That function waits for a signal not in the set, and returns it. Changing the
line removing our two signals is all we need to remove the second to last
reference to SIGSTOP
in kernel/signal.c
:
#ifndef CONFIG_KILL_STOP_HANDLING
sigdelsetmask(&mask, sigmask(SIGKILL) | sigmask(SIGSTOP));
#endif
Signal Retrieval Stage
As mentioned before, the first thing done when a signal is pending is calling
get_signal
. In the main loop, the handler is retrieved. If no handler is
present, we keep applying defaults. For all stopping signals, this is done here:
if (sig_kernel_stop(signr)) {
/*
* The default action is to stop all threads in
* the thread group. The job control signals
* do nothing in an orphaned pgrp, but SIGSTOP
* always works. Note that siglock needs to be
* dropped during the call to is_orphaned_pgrp()
* because of lock ordering with tasklist_lock.
* This allows an intervening SIGCONT to be posted.
* We need to check for that and bail out if necessary.
*/
if (signr != SIGSTOP) {
spin_unlock_irq(&sighand->siglock);
/* signals can be posted during this window */
if (is_current_pgrp_orphaned())
goto relock;
spin_lock_irq(&sighand->siglock);
}
if (likely(do_signal_stop(signr))) {
/* It released the siglock. */
goto relock;
}
/*
* We didn't actually stop, due to a race
* with SIGCONT or something like that.
*/
continue;
}
Here, SIGSTOP
is treated differently from other signals because it
supposedly always works. In our world, it does not, so it will have the same
behaviour as other stop signals on those orphaned pgrps:
/*
* The default action is to stop all threads in
* the thread group. The job control signals
* do nothing in an orphaned pgrp, but SIGSTOP
* always works.

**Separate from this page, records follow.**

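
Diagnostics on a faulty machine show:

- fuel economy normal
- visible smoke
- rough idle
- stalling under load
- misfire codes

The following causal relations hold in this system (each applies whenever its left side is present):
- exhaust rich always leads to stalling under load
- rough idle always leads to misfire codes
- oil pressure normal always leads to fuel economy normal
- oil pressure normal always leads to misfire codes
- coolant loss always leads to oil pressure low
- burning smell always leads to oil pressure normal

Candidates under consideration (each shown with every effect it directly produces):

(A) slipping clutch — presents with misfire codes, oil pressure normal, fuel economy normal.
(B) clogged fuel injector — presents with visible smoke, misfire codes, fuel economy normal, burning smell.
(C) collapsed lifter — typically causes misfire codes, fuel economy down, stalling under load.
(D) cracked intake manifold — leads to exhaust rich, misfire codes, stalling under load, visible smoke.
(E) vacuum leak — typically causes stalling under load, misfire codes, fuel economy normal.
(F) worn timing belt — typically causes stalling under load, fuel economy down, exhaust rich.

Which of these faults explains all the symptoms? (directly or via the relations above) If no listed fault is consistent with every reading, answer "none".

Per-candidate check:
(A) slipping clutch — fuel economy normal ✓; visible smoke ✗; rough idle ✗; stalling under load ✗; misfire codes ✓
(B) clogged fuel injector — does not account for rough idle, stalling under load
(C) collapsed lifter — fails on fuel economy normal, visible smoke, rough idle (predicts fuel economy down, not fuel economy normal)
(D) cracked intake manifold — fuel economy normal ✗; visible smoke ✓; rough idle ✗; stalling under load ✓; misfire codes ✓
(E) vacuum leak — fuel economy normal ✓; visible smoke ✗; rough idle ✗; stalling under load ✓; misfire codes ✓
(F) worn timing belt — fails on fuel economy normal, visible smoke, rough idle, misfire codes (predicts fuel economy down, not fuel economy normal)
Every candidate fails on at least one observation.

none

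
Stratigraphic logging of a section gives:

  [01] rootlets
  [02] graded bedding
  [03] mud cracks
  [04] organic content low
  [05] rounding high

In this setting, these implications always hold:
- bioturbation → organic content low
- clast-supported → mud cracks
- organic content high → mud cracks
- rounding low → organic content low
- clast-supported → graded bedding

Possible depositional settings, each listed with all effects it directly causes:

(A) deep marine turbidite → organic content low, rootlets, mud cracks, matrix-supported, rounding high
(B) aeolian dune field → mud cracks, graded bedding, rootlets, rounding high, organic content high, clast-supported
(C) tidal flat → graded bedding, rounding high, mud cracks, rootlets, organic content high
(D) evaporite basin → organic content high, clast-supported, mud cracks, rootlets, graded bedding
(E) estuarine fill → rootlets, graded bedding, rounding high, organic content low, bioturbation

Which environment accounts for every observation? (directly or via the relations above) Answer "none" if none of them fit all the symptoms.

Per-candidate check:
(A) deep marine turbidite — rootlets yes; graded bedding NO; mud cracks yes; organic content low yes; rounding high yes
(B) aeolian dune field — fails on organic content low (predicts organic content high, not organic content low)
(C) tidal flat — rootlets yes; graded bedding yes; mud cracks yes; organic content low NO; rounding high yes
(D) evaporite basin — fails on organic content low, rounding high (predicts organic content high, not organic content low)
(E) estuarine fill — does not account for mud cracks
None of the listed candidates fits everything.

none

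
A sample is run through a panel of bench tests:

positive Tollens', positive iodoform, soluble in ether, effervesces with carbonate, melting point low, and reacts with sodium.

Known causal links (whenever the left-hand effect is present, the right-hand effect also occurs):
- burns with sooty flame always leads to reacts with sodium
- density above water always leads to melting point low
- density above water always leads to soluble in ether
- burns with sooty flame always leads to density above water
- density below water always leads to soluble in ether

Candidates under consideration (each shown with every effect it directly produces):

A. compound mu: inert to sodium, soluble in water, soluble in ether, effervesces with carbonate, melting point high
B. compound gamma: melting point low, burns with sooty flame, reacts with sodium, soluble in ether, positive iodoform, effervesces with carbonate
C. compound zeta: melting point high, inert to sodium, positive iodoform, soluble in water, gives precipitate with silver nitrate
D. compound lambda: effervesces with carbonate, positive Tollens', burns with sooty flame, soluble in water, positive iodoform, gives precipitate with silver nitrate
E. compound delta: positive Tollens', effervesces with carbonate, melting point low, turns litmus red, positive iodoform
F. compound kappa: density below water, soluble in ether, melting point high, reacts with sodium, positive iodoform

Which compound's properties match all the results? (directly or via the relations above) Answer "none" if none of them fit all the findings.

D

Checking each candidate against the observations:
(A) compound mu — positive Tollens' -; positive iodoform -; soluble in ether +; effervesces with carbonate +; melting point low -; reacts with sodium -
(B) compound gamma — positive Tollens' -; positive iodoform +; soluble in ether +; effervesces with carbonate +; melting point low +; reacts with sodium +
(C) compound zeta — fails on positive Tollens', soluble in ether, effervesces with carbonate, melting point low, reacts with sodium (predicts melting point high, not melting point low; predicts inert to sodium, not reacts with sodium)
(D) compound lambda — accounts for every observation (soluble in ether via burns with sooty flame → density above water → soluble in ether)
(E) compound delta — does not account for soluble in ether, reacts with sodium
(F) compound kappa — fails on positive Tollens', effervesces with carbonate, melting point low (predicts melting point high, not melting point low)
Only (D) is consistent with every observation.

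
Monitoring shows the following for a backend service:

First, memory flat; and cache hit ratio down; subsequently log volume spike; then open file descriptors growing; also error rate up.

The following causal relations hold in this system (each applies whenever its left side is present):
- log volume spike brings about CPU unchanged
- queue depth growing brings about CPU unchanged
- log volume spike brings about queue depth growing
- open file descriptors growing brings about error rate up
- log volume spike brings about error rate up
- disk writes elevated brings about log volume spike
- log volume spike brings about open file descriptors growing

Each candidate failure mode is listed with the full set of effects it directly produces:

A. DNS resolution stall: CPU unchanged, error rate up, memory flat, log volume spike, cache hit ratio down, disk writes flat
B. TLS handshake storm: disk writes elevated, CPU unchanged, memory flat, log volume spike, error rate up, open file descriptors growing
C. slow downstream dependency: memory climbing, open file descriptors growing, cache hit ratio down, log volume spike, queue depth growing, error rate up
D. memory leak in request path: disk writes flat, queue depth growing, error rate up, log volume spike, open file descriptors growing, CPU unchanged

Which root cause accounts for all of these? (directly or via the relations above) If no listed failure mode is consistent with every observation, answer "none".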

Note that siglock needs to be
* dropped during the call to is_orphaned_pgrp()
* because of lock ordering with tasklist_lock.
* This allows an intervening SIGCONT to be posted.
* We need to check for that and bail out if necessary.
*/
#ifndef CONFIG_KILL_STOP_HANDLING
if (signr != SIGSTOP) {
#endif
spin_unlock_irq(&sighand->siglock);
/* signals can be posted during this window */
if (is_current_pgrp_orphaned())
goto relock;
spin_lock_irq(&sighand->siglock);
#ifndef CONFIG_KILL_STOP_HANDLING
}
#endif
And that's it.
Building, Booting
Now, with our kernel done, i just run:
./scripts/config -e CONFIG_KILL_STOP_HANDLING
make bzImage modules
sudo make headers_install
sudo make modules_install INSTALL_MOD_STRIP=1
sudo cp arch/x86_64/boot/bzImage /boot/vmlinuz-killstop
Remember, always strip your modules in
production. i also
preemptively went in to disable CONFIG_LOCALVERSION_AUTO
, and set
CONFIG_LOCALVERSION
to "-killstop"
, to better identify this kernel. i built
my
mod
over a Linux 6.13.0 tree straight from the repos of Linus Torvalds himself.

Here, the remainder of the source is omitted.